I think I'd rather go wireless than running a wire.

For those who have added a backup camera, I'd like to hear your thoughts.

TIA

Thumbs Up


----------



## leigh (Jan 2, 2009)

I just bought a yada with 5" screen from Costco,think it was 120$ Its wireless.Install easy, just splice into backup light,it mounts to the top of license plate with double backed tape,plug into cig lighter,suction cup windshield mount.Has a long wire for camera so if you want you can also hook it up to a switch in cab if wanted or to sander power.It has brightness,contrast and 10 position backup lane lines that you can adjust to your liking.

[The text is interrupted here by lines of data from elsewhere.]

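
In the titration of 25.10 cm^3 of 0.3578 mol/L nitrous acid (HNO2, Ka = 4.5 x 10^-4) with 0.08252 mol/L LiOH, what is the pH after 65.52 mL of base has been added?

Initial n(HNO2) = 0.3578 x 0.02510 = 0.008981 mol.
n(LiOH) added = 0.08252 x 0.06552 = 0.005407 mol, converting that many moles of HNO2 to NO2-.
Remaining n(HNO2) = 0.003574 mol; n(NO2-) = 0.005407 mol.
By Henderson-Hasselbalch, pH = pKa + log([A^-]/[HA]) = 3.35 + log(0.005407/0.003574) = 3.35 + (+0.18) = 3.53.

3.53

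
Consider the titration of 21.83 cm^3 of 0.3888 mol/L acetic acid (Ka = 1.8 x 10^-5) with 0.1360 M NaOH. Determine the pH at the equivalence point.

8.87

n(CH3COOH) = 0.3888 x 0.02183 = 0.008488 mol; V(NaOH) at equivalence = 0.008488/0.1360 = 0.06241 L.
At equivalence all the acid is converted to CH3COO-; total volume = 0.02183 + 0.06241 = 0.08424 L, so [CH3COO-] = 0.008488/0.08424 = 0.1008 M.
Kb = Kw/Ka = 1.0e-14 / 1.8 x 10^-5 = 5.56e-10.
[OH^-] = sqrt(Kb x [CH3COO-]) = sqrt(5.56e-10 x 0.1008) = 7.48e-6 M.
pOH = 5.13, so pH = 14.00 - 5.13 = 8.87.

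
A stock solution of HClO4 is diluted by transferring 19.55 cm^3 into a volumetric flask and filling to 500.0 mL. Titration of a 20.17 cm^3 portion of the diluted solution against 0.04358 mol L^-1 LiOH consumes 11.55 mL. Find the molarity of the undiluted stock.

n(LiOH) = 0.04358 x 0.01155 = 0.0005033 mol.
n(HClO4) in the aliquot = 0.0005033 mol.
[diluted HClO4] = 0.0005033 / 0.02017 = 0.02496 M.
Dilution factor = 500.0/19.55 = 25.58, so [stock] = 0.02496 x 25.58 = 0.638 M.

0.638 M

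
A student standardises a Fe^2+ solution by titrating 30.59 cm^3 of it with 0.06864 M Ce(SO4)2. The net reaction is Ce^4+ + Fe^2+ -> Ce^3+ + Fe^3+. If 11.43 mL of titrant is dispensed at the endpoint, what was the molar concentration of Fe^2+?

n(Ce(SO4)2) = 0.06864 x 0.01143 = 0.0007846 mol.
From the balanced equation, 1 mol Ce(SO4)2 reacts with 1 mol Fe^2+, so n(Fe^2+) = 0.0007846 x 1/1 = 0.0007846 mol.
[Fe^2+] = 0.0007846 / 0.03059 L = 0.0256 M.

0.0256 M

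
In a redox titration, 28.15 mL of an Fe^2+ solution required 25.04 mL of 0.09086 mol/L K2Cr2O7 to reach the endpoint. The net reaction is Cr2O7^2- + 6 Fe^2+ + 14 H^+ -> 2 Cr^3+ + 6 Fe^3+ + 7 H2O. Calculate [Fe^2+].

0.485 M

n(K2Cr2O7) = 0.09086 x 0.02504 = 0.002275 mol.
From the balanced equation, 1 mol K2Cr2O7 reacts with 6 mol Fe^2+, so n(Fe^2+) = 0.002275 x 6/1 = 0.01365 mol.
[Fe^2+] = 0.01365 / 0.02815 L = 0.485 M.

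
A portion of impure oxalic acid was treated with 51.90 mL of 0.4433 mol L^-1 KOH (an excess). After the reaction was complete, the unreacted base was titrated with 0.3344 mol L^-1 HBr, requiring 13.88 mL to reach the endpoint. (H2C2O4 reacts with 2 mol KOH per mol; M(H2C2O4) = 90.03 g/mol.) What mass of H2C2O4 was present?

Total n(KOH) added = 0.4433 x 0.05190 = 0.02301 mol.
n(HBr) used = 0.3344 x 0.01388 = 0.004641 mol, which equals the excess n(KOH).
So n(KOH) consumed by the sample = 0.02301 - 0.004641 = 0.01837 mol.
n(H2C2O4) = 0.01837 / 2 = 0.009183 mol.
mass = 0.009183 mol x 90.03 g/mol = 0.827 g.

0.827 g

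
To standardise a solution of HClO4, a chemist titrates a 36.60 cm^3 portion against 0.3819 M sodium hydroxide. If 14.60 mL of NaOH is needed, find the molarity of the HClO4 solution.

0.152 M

n(NaOH) delivered = 0.3819 x 0.01460 = 0.005576 mol.
For a 1:1 reaction, n(HClO4) = 0.005576 mol.
[HClO4] = 0.005576 mol / 0.03660 L = 0.152 M.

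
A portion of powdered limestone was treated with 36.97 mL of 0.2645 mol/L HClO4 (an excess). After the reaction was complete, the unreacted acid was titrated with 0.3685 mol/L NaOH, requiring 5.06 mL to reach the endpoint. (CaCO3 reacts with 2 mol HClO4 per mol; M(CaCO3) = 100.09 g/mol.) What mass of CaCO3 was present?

Total n(HClO4) added = 0.2645 x 0.03697 = 0.009779 mol.
n(NaOH) used = 0.3685 x 0.005060 = 0.001865 mol, which equals the excess n(HClO4).
So n(HClO4) consumed by the sample = 0.009779 - 0.001865 = 0.007914 mol.
n(CaCO3) = 0.007914 / 2 = 0.003957 mol.
mass = 0.003957 mol x 100.09 g/mol = 0.396 g.

0.396 g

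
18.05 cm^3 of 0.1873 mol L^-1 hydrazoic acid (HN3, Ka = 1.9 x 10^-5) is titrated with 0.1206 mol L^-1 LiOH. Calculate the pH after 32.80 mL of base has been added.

n(acid) = 0.1873 x 0.01805 = 0.003381 mol; n(LiOH) added = 0.1206 x 0.03280 = 0.003956 mol.
Base is in excess by 0.003956 - 0.003381 = 0.0005749 mol in a total volume of 0.05085 L.
[OH^-] = 0.0005749/0.05085 = 0.01131 M, so pOH = 1.95 and pH = 14.00 - 1.95 = 12.05.

12.05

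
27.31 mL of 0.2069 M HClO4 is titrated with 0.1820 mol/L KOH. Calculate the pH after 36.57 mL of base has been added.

12.20

n(acid) = 0.2069 x 0.02731 = 0.005650 mol; n(KOH) added = 0.1820 x 0.03657 = 0.006656 mol.
Base is in excess by 0.006656 - 0.005650 = 0.001005 mol in a total volume of 0.06388 L.
[OH^-] = 0.001005/0.06388 = 0.01574 M, so pOH = 1.80 and pH = 14.00 - 1.80 = 12.20.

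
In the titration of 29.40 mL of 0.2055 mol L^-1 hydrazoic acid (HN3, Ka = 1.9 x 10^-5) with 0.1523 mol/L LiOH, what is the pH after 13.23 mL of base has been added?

4.42

Initial n(HN3) = 0.2055 x 0.02940 = 0.006042 mol.
n(LiOH) added = 0.1523 x 0.01323 = 0.002015 mol, converting that many moles of HN3 to N3-.
Remaining n(HN3) = 0.004027 mol; n(N3-) = 0.002015 mol.
By Henderson-Hasselbalch, pH = pKa + log([A^-]/[HA]) = 4.72 + log(0.002015/0.004027) = 4.72 + (-0.30) = 4.42.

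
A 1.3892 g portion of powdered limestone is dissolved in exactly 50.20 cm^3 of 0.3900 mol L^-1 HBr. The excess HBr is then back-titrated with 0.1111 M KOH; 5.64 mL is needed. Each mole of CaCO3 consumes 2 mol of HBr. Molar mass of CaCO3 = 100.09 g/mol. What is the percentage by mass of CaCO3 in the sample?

68.3%

Total n(HBr) added = 0.3900 x 0.05020 = 0.01958 mol.
n(KOH) used = 0.1111 x 0.005640 = 0.0006266 mol, which equals the excess n(HBr).
So n(HBr) consumed by the sample = 0.01958 - 0.0006266 = 0.01895 mol.
n(CaCO3) = 0.01895 / 2 = 0.009476 mol.
mass CaCO3 = 0.009476 x 100.09 = 0.9484 g, so %CaCO3 = 0.9484/1.3892 x 100 = 68.3%.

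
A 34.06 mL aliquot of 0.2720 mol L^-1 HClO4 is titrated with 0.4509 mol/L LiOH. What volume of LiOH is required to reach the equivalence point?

n(HClO4) = 0.2720 mol/L x 0.03406 L = 0.009264 mol.
At equivalence n(LiOH) = n(HClO4) = 0.009264 mol.
V(LiOH) = 0.009264 / 0.4509 = 0.02055 L = 20.5 mL.

20.5 mL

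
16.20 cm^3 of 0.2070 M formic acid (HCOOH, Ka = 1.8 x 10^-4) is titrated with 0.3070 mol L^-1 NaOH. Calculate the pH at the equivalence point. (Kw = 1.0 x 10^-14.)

8.42

n(HCOOH) = 0.2070 x 0.01620 = 0.003353 mol; V(NaOH) at equivalence = 0.003353/0.3070 = 0.01092 L.
At equivalence all the acid is converted to HCOO-; total volume = 0.01620 + 0.01092 = 0.02712 L, so [HCOO-] = 0.003353/0.02712 = 0.1236 M.
Kb = Kw/Ka = 1.0e-14 / 1.8 x 10^-4 = 5.56e-11.
[OH^-] = sqrt(Kb x [HCOO-]) = sqrt(5.56e-11 x 0.1236) = 2.62e-6 M.
pOH = 5.58, so pH = 14.00 - 5.58 = 8.42.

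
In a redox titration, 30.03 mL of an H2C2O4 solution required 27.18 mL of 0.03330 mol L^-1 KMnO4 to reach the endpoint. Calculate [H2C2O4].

0.0753 M

n(KMnO4) = 0.03330 x 0.02718 = 0.0009051 mol.
From the balanced equation, 2 mol KMnO4 reacts with 5 mol H2C2O4, so n(H2C2O4) = 0.0009051 x 5/2 = 0.002263 mol.
[H2C2O4] = 0.002263 / 0.03003 L = 0.0753 M.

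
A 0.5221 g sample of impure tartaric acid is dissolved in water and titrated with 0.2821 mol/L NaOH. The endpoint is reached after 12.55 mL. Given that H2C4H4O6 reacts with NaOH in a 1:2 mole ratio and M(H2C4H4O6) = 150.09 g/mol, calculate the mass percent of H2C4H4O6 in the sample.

n(NaOH) = 0.2821 x 0.01255 = 0.003540 mol.
n(H2C4H4O6) = 0.003540 / 2 = 0.001770 mol.
mass of H2C4H4O6 = 0.001770 x 150.09 = 0.2657 g.
% purity = 0.2657 / 0.5221 x 100 = 50.9%.

50.9%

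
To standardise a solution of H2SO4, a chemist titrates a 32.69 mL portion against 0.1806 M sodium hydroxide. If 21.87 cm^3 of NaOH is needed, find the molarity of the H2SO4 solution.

n(NaOH) delivered = 0.1806 x 0.02187 = 0.003950 mol.
The reaction is 1 H2SO4 + 2 NaOH, so n(H2SO4) = 0.003950 x 1/2 = 0.001975 mol.
[H2SO4] = 0.001975 mol / 0.03269 L = 0.0604 M.

0.0604 M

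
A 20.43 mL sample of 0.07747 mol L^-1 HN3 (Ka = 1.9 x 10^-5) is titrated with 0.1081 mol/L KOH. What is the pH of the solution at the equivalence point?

8.69

n(HN3) = 0.07747 x 0.02043 = 0.001583 mol; V(KOH) at equivalence = 0.001583/0.1081 = 0.01464 L.
At equivalence all the acid is converted to N3-; total volume = 0.02043 + 0.01464 = 0.03507 L, so [N3-] = 0.001583/0.03507 = 0.04513 M.
Kb = Kw/Ka = 1.0e-14 / 1.9 x 10^-5 = 5.26e-10.
[OH^-] = sqrt(Kb x [N3-]) = sqrt(5.26e-10 x 0.04513) = 4.87e-6 M.
pOH = 5.31, so pH = 14.00 - 5.31 = 8.69.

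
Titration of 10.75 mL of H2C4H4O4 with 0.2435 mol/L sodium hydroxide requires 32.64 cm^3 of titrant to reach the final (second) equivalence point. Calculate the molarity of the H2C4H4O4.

0.370 M

n(NaOH) = 0.2435 x 0.03264 = 0.007948 mol.
At the final (second) equivalence point, 2 mol OH^- react per mol H2C4H4O4, so n(H2C4H4O4) = 0.007948 / 2 = 0.003974 mol.
[H2C4H4O4] = 0.003974 / 0.01075 L = 0.370 M.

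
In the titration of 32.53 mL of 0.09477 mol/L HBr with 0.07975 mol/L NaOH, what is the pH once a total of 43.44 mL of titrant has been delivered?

n(acid) = 0.09477 x 0.03253 = 0.003083 mol; n(NaOH) added = 0.07975 x 0.04344 = 0.003464 mol.
Base is in excess by 0.003464 - 0.003083 = 0.0003815 mol in a total volume of 0.07597 L.
[OH^-] = 0.0003815/0.07597 = 0.005021 M, so pOH = 2.30 and pH = 14.00 - 2.30 = 11.70.

11.70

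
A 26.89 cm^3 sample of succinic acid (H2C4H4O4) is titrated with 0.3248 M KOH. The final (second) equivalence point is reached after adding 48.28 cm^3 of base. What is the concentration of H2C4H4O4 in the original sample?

n(KOH) = 0.3248 x 0.04828 = 0.01568 mol.
At the final (second) equivalence point, 2 mol OH^- react per mol H2C4H4O4, so n(H2C4H4O4) = 0.01568 / 2 = 0.007841 mol.
[H2C4H4O4] = 0.007841 / 0.02689 L = 0.292 M.

0.292 M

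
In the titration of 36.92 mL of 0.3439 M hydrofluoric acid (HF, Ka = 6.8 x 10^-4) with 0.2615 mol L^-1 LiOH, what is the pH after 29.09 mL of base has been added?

3.34

Initial n(HF) = 0.3439 x 0.03692 = 0.01270 mol.
n(LiOH) added = 0.2615 x 0.02909 = 0.007607 mol, converting that many moles of HF to F-.
Remaining n(HF) = 0.005090 mol; n(F-) = 0.007607 mol.
By Henderson-Hasselbalch, pH = pKa + log([A^-]/[HA]) = 3.17 + log(0.007607/0.005090) = 3.17 + (+0.17) = 3.34.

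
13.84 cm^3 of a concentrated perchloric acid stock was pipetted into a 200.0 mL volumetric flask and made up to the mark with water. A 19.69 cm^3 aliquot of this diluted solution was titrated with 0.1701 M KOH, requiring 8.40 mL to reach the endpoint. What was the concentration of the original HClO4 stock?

1.05 M

n(KOH) = 0.1701 x 0.008400 = 0.001429 mol.
n(HClO4) in the aliquot = 0.001429 mol.
[diluted HClO4] = 0.001429 / 0.01969 = 0.07257 M.
Dilution factor = 200.0/13.84 = 14.45, so [stock] = 0.07257 x 14.45 = 1.05 M.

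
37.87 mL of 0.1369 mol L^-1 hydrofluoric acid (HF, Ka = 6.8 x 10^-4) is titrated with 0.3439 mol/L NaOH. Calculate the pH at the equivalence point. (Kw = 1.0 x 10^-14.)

n(HF) = 0.1369 x 0.03787 = 0.005184 mol; V(NaOH) at equivalence = 0.005184/0.3439 = 0.01508 L.
At equivalence all the acid is converted to F-; total volume = 0.03787 + 0.01508 = 0.05295 L, so [F-] = 0.005184/0.05295 = 0.09792 M.
Kb = Kw/Ka = 1.0e-14 / 6.8 x 10^-4 = 1.47e-11.
[OH^-] = sqrt(Kb x [F-]) = sqrt(1.47e-11 x 0.09792) = 1.20e-6 M.
pOH = 5.92, so pH = 14.00 - 5.92 = 8.08.

8.08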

Its ok,not as nice as my 7" double camera system.I'm testing it out ,planning on hooking up to my sanders to see spread and when I'm low on salt. http://rear-view-cameras-review.toptenreviews.com/yada-digital-wireless-backup-camera-review.html I also have this one but not wireless though, better picture but lot more complicated install http://www.costco.com/1-Backup-Came...een-by-Rear-View-Safety.product.11526596.html


----------



## ghlkal (Dec 18, 2008)

Thanks. I read good reviews of the Yada, except some complain about fogging and moisture intrusion. Obviously, this wouldn't work well when plowing!

Any problems with moisture in the Yada camera?


----------



## spikes_mn (Nov 22, 2015)

ghlkal;2055130 said:


> Thanks. I read good reviews of the Yada, except some complain about fogging and moisture intrusion. Obviously, this wouldn't work well when plowing!
> 
> Any problems with moisture in the Yada camera?


Are you wanting to use the back up camera for plowing or just to have? When plowing it's best to do the old fashioned way and turn around so you don't miss anything or anyone in your field of vision. People can come out of no where and think they can buzz past you real quick.

The other thing is when you drive down the road or from backing up while plowing the back of your truck is going to be plastered with snow build up. You will constantly be getting out to wipe it off so no amount of fog will be of any concern. I'd save your money and get yourself something nice 

Cameras are nice for parking lots and hooking up a trailer for the rookies. Just an opinion to try and help.


----------



## J.onathan (Nov 15, 2015)

Wireless camera's can get interference from Cell phones. I've used cheap wired ebay cameras to a Double Din head unit and had no problems, as well as ebay wired camera to rearview mirror with screen. Good night quality and day quality.


----------



## mercer_me (Sep 13, 2008)

My Tundra came stock with a back up camera and it works great except when it's snowing. The lens gets covered in snow every time.


----------



## Kevin_NJ (Jul 24, 2003)

Heated camera lens.....
http://www.rearviewsafety.com/rvs-770812n-backup-camera-system-heated-camera.html


----------



## ghlkal (Dec 18, 2008)

A heated backup camera ... that would work ... but $300 is a little pricey 

I _was_ planning on using it for plowing. I agree that it is no substitute for looking behind you, but I only plow my own land. There are few spots that I need to back into in order to push snow forward and a backup camera would be nice, especially if it had night vision.


----------



## TLK380 (Nov 8, 2010)

k1768;2063151 said:


> Heated camera lens.....
> http://www.rearviewsafety.com/rvs-770812n-backup-camera-system-heated-camera.html


I have this camera for 3 years now. Crystal clear and the headed option works really good


----------



## Derek'sDumpstersInc (Jul 13, 2014)

subscribed for info


----------